Sunflowers are the largest known family of flowering plants. "If all the known species of flowering plants on Earth were lined up randomly, every fourth one would belong to the sunflower, orchid or legume family," according to Dr. Wayne Armstrong of Palomar College. Sunflower varieties include annuals that bloom once per year and perennials that return to bloom each year. Sunflowers bloom in the warm summer months from July to September. Variation in bloom times is indicated on seed packets for specific varieties.
Asteraceae "Pacino," "Sunspot," "Del Sol," "Dwarf Yellow Spray" and "Double Dandy" are sunflower varieties that bloom in the early months of summer. In warmer western growing zones this is mid-June and in cooler areas it is July. Sunflowers grow in a wide range of soil types from clay to sand. Seeds germinate in temperatures as low as 3.89 degrees Celsius (39 degrees Fahrenheit), but temperatures of 7.78 to 10 degrees Celsius (46 to 50 degrees Fahrenheit) are optimum. They grow and thrive as young plants when temperatures are 21 and 25.5 degrees Celsius (70 and 78 degrees Fahrenheit), but are tolerant of a range between 17.8 and 37.8 degrees Celsius (64 and 91 degrees Fahrenheit). Seeds are planted in spring, covered by 2.5 cm (1 inch) of soil, and germinate in 5 to 10 days.
Most commercially available sunflower seeds and plants bloom in midsummer. The red-orange flowers of "Claret," dark red "Moulin Rouge" and gold "Sunny" variety sunflowers grow to 1.5 m (5 feet) in height. August-blooming "Ring of Fire" and "Lemonade" grow to 1.2 m (4 feet) in height and have light and dark yellow petals. The dwarf double-petalled gold "Teddy Bear" is a 60 cm (2 foot) tall plant that blooms midseason. Sunflower plants need 2.5 cm (1 inch) of water per week, by rainfall or irrigation. As the flowers begin to develop and open, they turn to face the sun during the day. When their stems become woody they stop turning. Their large disc flowers are comprised of hundred of tiny flowers clustered together. After pollination each tiny flower produces a sunflower seed.
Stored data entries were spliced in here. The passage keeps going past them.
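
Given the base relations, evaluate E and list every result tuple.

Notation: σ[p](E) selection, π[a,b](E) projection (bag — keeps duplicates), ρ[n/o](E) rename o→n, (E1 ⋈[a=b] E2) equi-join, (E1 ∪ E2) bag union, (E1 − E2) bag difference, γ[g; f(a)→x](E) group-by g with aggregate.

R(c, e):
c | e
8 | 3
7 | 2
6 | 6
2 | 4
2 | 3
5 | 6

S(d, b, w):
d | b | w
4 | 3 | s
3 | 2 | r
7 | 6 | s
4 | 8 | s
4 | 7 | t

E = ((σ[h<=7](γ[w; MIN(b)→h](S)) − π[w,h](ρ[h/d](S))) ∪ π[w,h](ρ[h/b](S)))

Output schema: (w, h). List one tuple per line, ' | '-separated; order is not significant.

Row counts bottom-up:
  S → 5
  γ[w; MIN(b)→h](S) → 3
  σ[h<=7](γ[w; MIN(b)→h](S)) → 3
  S → 5
  ρ[h/d](S) → 5
  π[w,h](ρ[h/d](S)) → 5
  (σ[h<=7](γ[w; MIN(b)→h](S)) − π[w,h](ρ[h/d](S))) → 3
  S → 5
  ρ[h/b](S) → 5
  π[w,h](ρ[h/b](S)) → 5
  ((σ[h<=7](γ[w; MIN(b)→h](S)) − π[w,h](ρ[h/d](S))) ∪ π[w,h](ρ[h/b](S))) → 8

== RESULT ==
w | h
r | 2
r | 2
s | 3
s | 3
s | 6
s | 8
t | 7
t | 7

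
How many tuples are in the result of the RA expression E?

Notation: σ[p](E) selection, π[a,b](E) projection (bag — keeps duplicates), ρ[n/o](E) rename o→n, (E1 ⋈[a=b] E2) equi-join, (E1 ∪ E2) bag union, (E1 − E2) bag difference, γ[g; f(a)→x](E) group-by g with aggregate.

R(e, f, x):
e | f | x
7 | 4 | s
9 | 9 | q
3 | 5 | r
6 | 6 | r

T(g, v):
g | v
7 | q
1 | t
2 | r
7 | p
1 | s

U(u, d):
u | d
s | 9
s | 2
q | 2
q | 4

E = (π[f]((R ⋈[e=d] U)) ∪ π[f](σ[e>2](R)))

Subexpression sizes:
  R → 4
  U → 4
  (R ⋈[e=d] U) → 1
  π[f]((R ⋈[e=d] U)) → 1
  R → 4
  σ[e>2](R) → 4
  π[f](σ[e>2](R)) → 4
  (π[f]((R ⋈[e=d] U)) ∪ π[f](σ[e>2](R))) → 5

|E| = 5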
Sunflowers that bloom in late summer and early autumn include cultivars such as gold double "Titanic," light yellow "Valentine," bright gold double "Giant Sungold" and the dark red "Chianti." Valentine has a long bloom period with flowers that last until frost. Titanic is often the last sunflower in the garden to bloom. Good soil drainage is important for growing sunflowers and soil enriched with organic matter compost creates optimum growing conditions. They require medium to high levels of the 13 nutrients all plants need to thrive.
Sunflowers and bees
Sunflowers attract "specialist bees", according to entomologists at the University of California Berkeley. Specialist bees forage for pollen on only one plant species, such as sunflowers. They emerge from their nests at the same time sunflowers begin to bloom. Generalist bees visit and pollinate many species of plants and flowers. The sunflower bee (Diadasia enavata) is attracted by the large amount of pollen created by sunflowers, which they carry from plant to plant. Generalist and specialist bees are responsible for pollinating one-third of all plant species.